Why Go To The End Of The World, When You Can Go To Kőbánya

Kőbánya has always been mysterious to me, exotic and perhaps also slightly scary, exiled at the fringes of my Budapest existence, a land of imaginary brigands and flesh and bone people frozen into exasperated waiting on the platforms of minor stations my train hurtles through on its way home. Kőbánya-Alsó, Kőbánya-Felső, Kőbánya-Kispest. I know this last one better, this is where the 200E has its terminus, before the introduction of the centre to the airport 100E shuttle, the 200E was the last piece in a puzzle connecting me to great adventures, the landscape on its route a side note before the real story began. Kőbányai is also a less than charming beer, its gaudy red and blue packaging bringing terrifying flashbacks of suburban pubs with only one beer on tap and ensuing headaches and weltschmerz.

It was therefore with certain concern that I checked the public transportation map to see what measures needed to be taken to reach Ihász street, where the Budapest Waterworks were allowing visitors into the Kőbánya cistern, the oldest still functioning structure of its kind in the city, for one day only. (Should they do it again, the answer is easy: simply take bus 85 from Örs Vezér tér to the conveniently named Ihász street stop.) The cistern was built by Italian masons in the early 1870s, and its two 11.000 m³ pools are still working their magic today. I will quietly mention that when I first saw the event’s advertisement, I immediately thought of Istanbul’s fascinating Basilica Cisterns. And while age and proportions do need to be kept in mind, it’s still very satisfying to see that when humans put their mind to something, they can create beautiful and functional things which last for generations. Alternatively, they get all giggly when they make rabbit shapes on the walls of the beautiful and functional thing, but such is our existence, made of so many lights and so many shadows.

The beautiful and functional thing was also unexpectedly popular, so after having queued ourselves pink in the mild autumn sun, we decided it was time to eat something. The knee-jerk reaction was to scuttle back to Örs Vezér tér and the familiar coziness of the IKEA restaurant, when, having just missed the 85, we saw an intriguing building looming on the horizon. Upon approaching it we discovered that it is the Csősztorony (Park-keepers Tower), dating back to 1844, when this area was still a lush vineyard- returning to the above mentioned fickleness of human nature, these vineyards were often raided for their yield, and the park-keepers needed an elevated spot to be on the lookout for possible pilferers. Unfortunately, the vineyards did not survive the 1875 phylloxera blight, so the tower lost its original purpose, but remained proudly standing for a century and a half and even made it to Kőbánya’s coat of arms. One of Budapest’s original neighbourhoods, it got to be the city’s 10th district, but remained an outlying one until the creation of Greater Budapest in 1950, when territorial regrouping meant that the city’s geometrical centre became Kőbánya’s Csajkovszkij park.

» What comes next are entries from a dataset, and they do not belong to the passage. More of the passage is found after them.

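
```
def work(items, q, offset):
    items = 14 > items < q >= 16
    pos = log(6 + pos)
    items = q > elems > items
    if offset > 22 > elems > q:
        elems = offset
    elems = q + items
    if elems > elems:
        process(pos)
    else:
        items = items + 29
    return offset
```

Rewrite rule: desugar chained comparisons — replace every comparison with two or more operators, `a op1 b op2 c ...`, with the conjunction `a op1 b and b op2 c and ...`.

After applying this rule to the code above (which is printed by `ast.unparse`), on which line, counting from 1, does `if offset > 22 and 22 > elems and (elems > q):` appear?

5

Transformed code:
def work(items, q, offset):
    items = 14 > items and items < q and (q >= 16)
    pos = log(6 + pos)
    items = q > elems and elems > items
    if offset > 22 and 22 > elems and (elems > q):
        elems = offset
    elems = q + items
    if elems > elems:
        process(pos)
    else:
        items = items + 29
    return offset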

Useful and exciting as this information was, it did not appease our hunger, for that we relied on the services of the Csősztorony Bisztró, which is currently encircling the tower and using its lower floor as one of its rooms. Teeming with locals, it seemed like the right choice to make, though it’s definitely one of those establishments which survives because it’s loved by regulars who accept all its quirks. The order, food included, had to be placed at the bar, where a solitary gentleman moving at a leisurely pace was responsible for everything from making coffees to dispensing the ice cream scoops. An eternity later our dishes were whisked to our table, and while I was delighted with my rosemary chicken and jacket potatoes, the blog’s industrious co-photographer, already indisposed by a spot of a hangover, was somewhat unhappy with the overgrilled state of his ćevapi. This being said, there is an undeniable suburban charm to the place and in all honesty, there is nothing wrong with relaxing a little longer in the golden Indian summer sun of a September afternoon. (The place is also ideal for plane spotting- I am aware that locals might find the proximity of Forever Ferihegy airport unnerving, especially given the recent spike in air traffic, but I just love to stare at the bellies of the big metal birds as they take off.)

It was the light of the setting sun that drew our attention to the green area nearby- right across from the Csősztorony, the Óhegy park comes equipped with playgrounds, sports facilities, dog friendly spaces and a 1.4 kilometre rekortan running track. The orange glow of the sunset was in fact so stunning, that I suddenly forgot my fear of Kőbánya, and decided that this area in particular is frankly not bad at all. You obviously won’t see me moving in through, I’m just too staunchly downtown for that, but I might just pop in for a rosemary chicken and who knows, maybe even for an adventurous run.